As we slowly but steadily come back out of our shell, we are still avoiding busy places and being very careful about going indoors. Our usual wanderlust has been well and truly dented. As lots of well-known venues throw their doors open for free for Heritage Open Days, it’s easy to forget this can also be a chance to see places not usually open to the public – or places you forget to visit as they fall off your radar, even if they’re just round the corner. This year one of the main themes is Edible England and many venues are highlighting our food history.
Living just on the Sandwell border of Birmingham, we’re as guilty as most of overlooking some amazing spaces nearby. When having a look at how to benefit from Heritage Days, we were delighted to see Haden House and Haden Old Hall on the list of participating venues. It’s only a few minutes’ drive from us and a world away from the city scape and suburbia in which we live.
It was exactly what we were looking for and absolutely fascinating. We’re now kicking ourselves for not going sooner, if only to sit in the grounds when restrictions allowed that to happen. The site actually incorporates two main buildings, Haden House, fully restored by Sandwell Council into its former Victorian glory and the much older Haden Old Hall next door along with both very well-manicured gardens along with a nature reserve, covering no less than fifty five acres. All bang slap in the middle of an urban jungle.
Our visit started with the House.

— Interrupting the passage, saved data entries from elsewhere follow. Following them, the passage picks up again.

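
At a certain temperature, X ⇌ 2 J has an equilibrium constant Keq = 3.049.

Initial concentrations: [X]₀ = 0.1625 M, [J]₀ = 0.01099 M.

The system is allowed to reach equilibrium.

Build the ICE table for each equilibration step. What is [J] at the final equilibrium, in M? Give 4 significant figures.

[J]_eq = 0.2833 M

Q₀ = 7.4326e-04 vs Keq = 3.049 ⇒ Q<K, forward
Step 1:
                   X          J
  I           0.1625    0.01099
  C          -0.1362     0.2723
  E          0.02633     0.2833
  solve Keq expr → x = 0.1362; check Q = 3.049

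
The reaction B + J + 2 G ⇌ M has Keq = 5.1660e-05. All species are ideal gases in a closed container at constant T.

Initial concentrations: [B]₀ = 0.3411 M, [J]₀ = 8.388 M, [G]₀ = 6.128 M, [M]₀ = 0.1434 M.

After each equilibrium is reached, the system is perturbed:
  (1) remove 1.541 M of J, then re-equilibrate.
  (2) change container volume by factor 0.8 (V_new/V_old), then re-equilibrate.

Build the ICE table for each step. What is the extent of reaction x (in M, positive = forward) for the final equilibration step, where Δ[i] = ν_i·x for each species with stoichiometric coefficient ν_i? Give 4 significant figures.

x = 0.008089 M

Q₀ = 0.001335 vs Keq = 5.1660e-05 ⇒ Q>K, reverse
Step 1:
                  B         J         G         M
  init       0.3411     8.388     6.128    0.1434
  Δ          0.1348    0.1348    0.2696   -0.1348
  eq         0.4759     8.523     6.398  0.008577
  solve Keq expr → x = -0.1348; check Q = 5.1660e-05
Then remove 1.541 M of J.
Step 2:
                  B         J         G         M
  init       0.4759     6.982     6.398  0.008577
  Δ         0.00152   0.00152   0.00304  -0.00152
  eq         0.4774     6.983     6.401  0.007057
  solve Keq expr → x = -0.00152; check Q = 5.1660e-05
Then change container volume by factor 0.8 (V_new/V_old).
Step 3:
                  B         J         G         M
  init       0.5968     8.729     8.001  0.008821
  Δ       -0.008089 -0.008089  -0.01618  0.008089
  eq         0.5887     8.721     7.985   0.01691
  solve Keq expr → x = 0.008089; check Q = 5.1660e-05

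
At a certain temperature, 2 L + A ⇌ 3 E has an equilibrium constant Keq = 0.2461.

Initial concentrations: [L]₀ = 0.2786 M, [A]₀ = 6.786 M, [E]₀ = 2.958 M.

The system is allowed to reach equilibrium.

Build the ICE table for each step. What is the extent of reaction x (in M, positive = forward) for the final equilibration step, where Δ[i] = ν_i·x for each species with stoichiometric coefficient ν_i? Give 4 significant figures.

x = -0.5059 M

Q₀ = 49.14 vs Keq = 0.2461 ⇒ Q>K, reverse
Step 1:
                   L          A          E
  init        0.2786      6.786      2.958
  Δ            1.012     0.5059     -1.518
  eq            1.29      7.292       1.44
  solve Keq expr → x = -0.5059; check Q = 0.2461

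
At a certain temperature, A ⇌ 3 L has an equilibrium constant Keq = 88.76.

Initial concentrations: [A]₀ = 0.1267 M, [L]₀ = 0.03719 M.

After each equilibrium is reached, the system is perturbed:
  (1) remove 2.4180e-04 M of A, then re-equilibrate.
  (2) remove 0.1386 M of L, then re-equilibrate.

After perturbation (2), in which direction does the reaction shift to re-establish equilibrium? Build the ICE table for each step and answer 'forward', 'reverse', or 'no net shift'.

Direction: forward

Q₀ = 4.0598e-04 vs Keq = 88.76 ⇒ Q<K, forward
Step 1:
                   A          L
  Initial     0.1267    0.03719
  Change     -0.1259     0.3777
  Equil   8.0452e-04     0.4149
  solve Keq expr → x = 0.1259; check Q = 88.76
Then remove 2.4180e-04 M of A.
Step 2:
                   A          L
  Initial 5.6272e-04     0.4149
  Change  2.3766e-04 -7.1298e-04
  Equil   8.0038e-04     0.4142
  solve Keq expr → x = -2.3766e-04; check Q = 88.76
Then remove 0.1386 M of L.
Step 3:
                   A          L
  Initial 8.0038e-04     0.2756
  Change  -5.6030e-04   0.001681
  Equil   2.4009e-04     0.2772
  solve Keq expr → x = 5.6030e-04; check Q = 88.76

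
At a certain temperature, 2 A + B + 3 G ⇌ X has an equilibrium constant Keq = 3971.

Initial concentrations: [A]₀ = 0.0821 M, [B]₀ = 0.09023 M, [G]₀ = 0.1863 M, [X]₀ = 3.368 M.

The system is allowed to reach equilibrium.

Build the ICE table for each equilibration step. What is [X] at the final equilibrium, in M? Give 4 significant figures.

[X]_eq = 3.286 M

Q₀ = 8.5644e+05 vs Keq = 3971 ⇒ Q>K, reverse
Step 1:
                  A         B         G         X
  Initial    0.0821   0.09023    0.1863     3.368
  Change     0.1632   0.08158    0.2447  -0.08158
  Equil      0.2453    0.1718     0.431     3.286
  solve Keq expr → x = -0.08158; check Q = 3971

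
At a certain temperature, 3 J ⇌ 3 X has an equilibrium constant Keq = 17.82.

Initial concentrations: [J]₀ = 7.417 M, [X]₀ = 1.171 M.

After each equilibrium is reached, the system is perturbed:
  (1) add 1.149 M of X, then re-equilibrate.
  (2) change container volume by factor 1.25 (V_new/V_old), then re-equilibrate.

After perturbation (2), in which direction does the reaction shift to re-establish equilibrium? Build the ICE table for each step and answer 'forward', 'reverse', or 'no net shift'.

Q₀ = 0.003935 vs Keq = 17.82 ⇒ Q<K, forward
Step 1:
                   J          X
  Initial      7.417      1.171
  Change      -5.039      5.039
  Equil        2.378       6.21
  solve Keq expr → x = 1.68; check Q = 17.82
Then add 1.149 M of X.
Step 2:
                   J          X
  Initial      2.378      7.359
  Change      0.3181    -0.3181
  Equil        2.696      7.041
  solve Keq expr → x = -0.106; check Q = 17.82
Then change container volume by factor 1.25 (V_new/V_old).
Step 3:
                   J          X
  Initial      2.157      5.633
  Change           0          0
  Equil        2.157      5.633
  solve Keq expr → x = 0; check Q = 17.82

Direction: no net shift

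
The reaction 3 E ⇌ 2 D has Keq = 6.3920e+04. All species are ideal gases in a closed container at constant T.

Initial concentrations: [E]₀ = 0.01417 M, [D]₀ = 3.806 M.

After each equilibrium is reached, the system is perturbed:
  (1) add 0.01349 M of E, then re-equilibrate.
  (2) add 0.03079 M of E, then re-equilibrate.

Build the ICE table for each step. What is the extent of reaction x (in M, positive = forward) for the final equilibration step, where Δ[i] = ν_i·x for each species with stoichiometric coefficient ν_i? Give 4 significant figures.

x = 0.01019 M

Q₀ = 5.0913e+06 vs Keq = 6.3920e+04 ⇒ Q>K, reverse
Step 1:
                  E         D
  Initial   0.01417     3.806
  Change    0.04647  -0.03098
  Equil     0.06064     3.775
  solve Keq expr → x = -0.01549; check Q = 6.3920e+04
Then add 0.01349 M of E.
Step 2:
                  E         D
  Initial   0.07413     3.775
  Change   -0.01339   0.00893
  Equil     0.06073     3.784
  solve Keq expr → x = 0.004465; check Q = 6.3920e+04
Then add 0.03079 M of E.
Step 3:
                  E         D
  Initial   0.09152     3.784
  Change   -0.03057   0.02038
  Equil     0.06095     3.804
  solve Keq expr → x = 0.01019; check Q = 6.3920e+04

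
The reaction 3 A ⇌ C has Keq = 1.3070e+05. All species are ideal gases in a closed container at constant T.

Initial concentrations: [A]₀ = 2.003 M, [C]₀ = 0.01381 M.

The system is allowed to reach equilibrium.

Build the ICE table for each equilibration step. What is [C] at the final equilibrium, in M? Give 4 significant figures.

[C]_eq = 0.6757 M

Q₀ = 0.001719 vs Keq = 1.3070e+05 ⇒ Q<K, forward
Step 1:
                   A          C
  I            2.003    0.01381
  C           -1.986     0.6619
  E          0.01729     0.6757
  solve Keq expr → x = 0.6619; check Q = 1.3070e+05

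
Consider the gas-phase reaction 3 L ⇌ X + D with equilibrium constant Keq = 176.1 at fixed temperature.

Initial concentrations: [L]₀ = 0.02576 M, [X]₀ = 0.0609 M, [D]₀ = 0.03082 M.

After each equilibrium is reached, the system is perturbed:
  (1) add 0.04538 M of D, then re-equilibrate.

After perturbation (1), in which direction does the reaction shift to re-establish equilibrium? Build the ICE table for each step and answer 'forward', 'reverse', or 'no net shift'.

Q₀ = 109.8 vs Keq = 176.1 ⇒ Q<K, forward
Step 1:
                   L          X          D
  Initial    0.02576     0.0609    0.03082
  Change   -0.003354   0.001118   0.001118
  Equil      0.02241    0.06202    0.03194
  solve Keq expr → x = 0.001118; check Q = 176.1
Then add 0.04538 M of D.
Step 2:
                   L          X          D
  Initial    0.02241    0.06202    0.07732
  Change    0.006996  -0.002332  -0.002332
  Equil       0.0294    0.05969    0.07499
  solve Keq expr → x = -0.002332; check Q = 176.1

Direction: reverse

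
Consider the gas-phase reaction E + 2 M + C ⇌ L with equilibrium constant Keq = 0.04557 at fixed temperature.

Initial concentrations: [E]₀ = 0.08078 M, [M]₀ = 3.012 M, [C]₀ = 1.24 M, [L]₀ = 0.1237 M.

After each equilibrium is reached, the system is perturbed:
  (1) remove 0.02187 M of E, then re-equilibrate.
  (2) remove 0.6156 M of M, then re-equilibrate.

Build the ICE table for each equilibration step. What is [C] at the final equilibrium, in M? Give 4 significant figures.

Q₀ = 0.1361 vs Keq = 0.04557 ⇒ Q>K, reverse
Step 1:
                   E          M          C          L
  Initial    0.08078      3.012       1.24     0.1237
  Change     0.04956    0.09912    0.04956   -0.04956
  Equil       0.1303      3.111       1.29    0.07414
  solve Keq expr → x = -0.04956; check Q = 0.04557
Then remove 0.02187 M of E.
Step 2:
                   E          M          C          L
  Initial     0.1085      3.111       1.29    0.07414
  Change    0.007295    0.01459   0.007295  -0.007295
  Equil       0.1158      3.126      1.297    0.06684
  solve Keq expr → x = -0.007295; check Q = 0.04557
Then remove 0.6156 M of M.
Step 3:
                   E          M          C          L
  Initial     0.1158       2.51      1.297    0.06684
  Change     0.01593    0.03187    0.01593   -0.01593
  Equil       0.1317      2.542      1.313    0.05091
  solve Keq expr → x = -0.01593; check Q = 0.04557

[C]_eq = 1.313 M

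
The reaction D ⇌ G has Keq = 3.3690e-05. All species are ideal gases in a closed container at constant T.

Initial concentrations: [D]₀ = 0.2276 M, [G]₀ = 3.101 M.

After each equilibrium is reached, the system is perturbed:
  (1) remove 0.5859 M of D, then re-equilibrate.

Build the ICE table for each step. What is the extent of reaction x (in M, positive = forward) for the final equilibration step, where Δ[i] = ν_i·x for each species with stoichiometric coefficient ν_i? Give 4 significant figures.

Q₀ = 13.62 vs Keq = 3.3690e-05 ⇒ Q>K, reverse
Step 1:
                   D          G
  Initial     0.2276      3.101
  Change       3.101     -3.101
  Equil        3.328 1.1214e-04
  solve Keq expr → x = -3.101; check Q = 3.3690e-05
Then remove 0.5859 M of D.
Step 2:
                   D          G
  Initial      2.743 1.1214e-04
  Change  1.9738e-05 -1.9738e-05
  Equil        2.743 9.2398e-05
  solve Keq expr → x = -1.9738e-05; check Q = 3.3690e-05

x = -1.9738e-05 M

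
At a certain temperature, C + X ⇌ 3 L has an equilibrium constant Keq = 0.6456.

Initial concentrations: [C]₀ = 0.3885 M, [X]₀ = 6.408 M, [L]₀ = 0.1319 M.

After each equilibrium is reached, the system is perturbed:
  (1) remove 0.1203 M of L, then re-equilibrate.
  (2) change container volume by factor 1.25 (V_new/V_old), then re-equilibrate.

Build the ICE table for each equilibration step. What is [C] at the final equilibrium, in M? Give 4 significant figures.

Q₀ = 9.2177e-04 vs Keq = 0.6456 ⇒ Q<K, forward
Step 1:
                    C           X           L
  init         0.3885       6.408      0.1319
  Δ           -0.2374     -0.2374      0.7123
  eq           0.1511       6.171      0.8442
  solve Keq expr → x = 0.2374; check Q = 0.6456
Then remove 0.1203 M of L.
Step 2:
                    C           X           L
  init         0.1511       6.171      0.7239
  Δ          -0.02399    -0.02399     0.07197
  eq           0.1271       6.147      0.7959
  solve Keq expr → x = 0.02399; check Q = 0.6456
Then change container volume by factor 1.25 (V_new/V_old).
Step 3:
                    C           X           L
  init         0.1016       4.917      0.6367
  Δ         -0.009163   -0.009163     0.02749
  eq          0.09248       4.908      0.6642
  solve Keq expr → x = 0.009163; check Q = 0.6456

[C]_eq = 0.09248 M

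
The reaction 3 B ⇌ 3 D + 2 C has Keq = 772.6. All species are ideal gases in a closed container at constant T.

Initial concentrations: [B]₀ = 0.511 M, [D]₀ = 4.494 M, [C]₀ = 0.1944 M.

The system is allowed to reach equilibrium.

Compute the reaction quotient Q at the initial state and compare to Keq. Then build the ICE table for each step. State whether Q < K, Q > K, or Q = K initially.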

Incorporating some special features for Heritage Open Days, there we found a very interesting history of the property’s various owners. Sometimes, the finer details and real history are left to the imagination. For example, one of the owners of the House, Reverend Barrs apparently locked up his step-daughter in her room so she didn’t get the chance to marry. Another, Mr Haden Best, has a very intriguing tale of never getting married, but “adopting” two young girls, with whom he often went travelling. It’s unlikely the truth will ever be discovered, but the House certainly gives budding authors a huge array of ideas for stories they might like to write, loosely based on the history. On the first floor, there is also a temporary circus exhibition, part of a wider exhibition throughout Sandwell’s museums. In keeping with the Edible England theme, some rooms in the House have been laid out as if a summer soirée was taking place.
Two in one
On leaving the House, we then went to the Old Hall “next door”. The two buildings are virtually semi-detached, but unlike the House, the Hall, an older building brought back from dereliction is operated by a team of volunteers who mainly rely on donations. Along with lots of furnishings of historical significance, the Hall also included an exhibition of crafts by local people made during lockdown and a “World According to Cradley Heath”.
Children are very well catered for with lots of activity areas. We were very impressed with Covid precautions and felt safe. Plenty of hand gel was available and you were encouraged to think of others by checking in on the app and wearing a mask which were provided for those who had forgotten to bring one.
A shout out for the volunteers
On our visit, we were exceptionally lucky to bump into one of the volunteers, John Bellingham who, belying his 81 years, explained about the history of the area with a huge passion, also informing us of how the volunteers work and raise money. My overwhelming worry when I heard him speak was to ask if there was any succession planning in place for when he might not feel up to doing as much. Thankfully he told me that he’d written scores of notes for future generations – and you can even catch his enthusiasm in a Youtube video.